Shares of Mahindra & Mahindra (M&M) rose 0.49% to ₹2,682.35 in early trade on February 24, following a recent correction in the stock. Over the past ten days, M&M’s stock price had declined by 14%, primarily due to concerns surrounding Tesla’s potential entry into the Indian market and uncertainty over M&M’s electric vehicle (EV) order book. However, multiple brokerage reports have downplayed the impact of Tesla’s presence in India on domestic automakers like M&M, providing some relief to investors.
Leading brokerage Jefferies has reiterated its Buy rating on M&M, maintaining a target price of ₹4,075. Jefferies emphasized that Tesla’s entry is unlikely to pose a significant competitive threat to Mahindra in the near term. The brokerage pointed out that Tesla’s vehicles are priced at a premium, and the Indian government’s proposed duty cuts will only apply to a limited volume of imports, reducing the risk of Tesla undercutting existing automakers. Additionally, Jefferies noted that M&M has 30,000 pending EV orders, accounting for 30% of India’s total EV sales in CY24, which reflects strong domestic demand for the company’s electric models. It also highlighted that M&M’s valuation remains attractive at 20 times FY26 estimated price-to-earnings (PE) ratio, supported by an expected 18% compound annual growth rate (CAGR) in earnings per share (EPS) over FY25-27.
A separate report by CLSA further reassured investors by arguing that Tesla’s presence in India is more likely to drive the premiumization of the car market rather than disrupt the dominance of established players such as M&M, Tata Motors, Maruti Suzuki, and Hyundai. Tesla, which sold 1.8 million units globally in 2024, has its largest markets in China (40% of total sales) and the U.S. (35%), where battery electric vehicle (BEV) penetration is significantly higher than in India. The report pointed out that Tesla’s most affordable model in the U.S. is priced at around $35,000 (~₹29 lakh), making it significantly more expensive than most cars sold in India, where the average selling price (ASP) is ₹11.6 lakh and EV penetration is just 2.4%.
Another challenge for Tesla in India is the country’s high import duty structure. Currently, cars priced above $40,000 (₹33 lakh) attract a 110% import duty, while those below $40,000 face a 60% duty. While the Indian government has proposed a reduction in duties for automakers investing in local manufacturing, Tesla would still need to invest ₹4,100 crore ($541 million) and produce at least 8,000 units annually to qualify for the benefits.

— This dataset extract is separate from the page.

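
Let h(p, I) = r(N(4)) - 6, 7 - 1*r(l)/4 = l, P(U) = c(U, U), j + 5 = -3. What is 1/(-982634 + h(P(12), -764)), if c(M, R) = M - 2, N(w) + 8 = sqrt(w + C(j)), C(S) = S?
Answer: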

Despite Tesla’s plans to introduce a more affordable model in India, CLSA believes it will still be priced at a premium compared to domestic EVs. Even after duty reductions, Tesla’s pricing is expected to remain 20-50% higher than Indian electric models such as the MG ZS EV, Hyundai Kona, Tata Nexon EV, and Mahindra XUV.e series.
While Tesla’s entry into India has been met with high expectations, CLSA remains skeptical about its immediate impact on Indian automakers. Even if Tesla manages to launch a model in the ₹25 lakh range, it will still compete with well-established domestic brands that have built a strong presence in the EV segment. Additionally, factors such as local manufacturing efficiencies, extensive dealership networks, higher affordability, and better resale value will continue to favor Indian automakers over Tesla.
The report also provided insights into India’s BEV penetration, which currently stands at 2.4%, significantly lower than China (~30%) and the U.S. (~9.5%). Even with government incentives and improving EV infrastructure, CLSA forecasts that India’s BEV penetration will only rise to 6% by FY28 and 2.5% by FY30. Assuming Tesla captures 10-20% of India’s BEV market, its overall share in the Indian automobile sector would still be less than 2%, highlighting that its impact on the industry will be minimal in the near term.
Despite the excitement around Tesla’s entry, CLSA does not see the company posing a major competitive threat to Mahindra & Mahindra or other Indian automakers anytime soon. Tesla’s high costs due to import duties, the need for local production investment, and its premium pricing position make it unlikely to achieve significant market penetration in India in the short term. The report reaffirmed that Mahindra, Tata Motors, and Hyundai are well-positioned to maintain their dominance in the Indian EV market, offering better value, competitive pricing, and established brand trust among Indian consumers.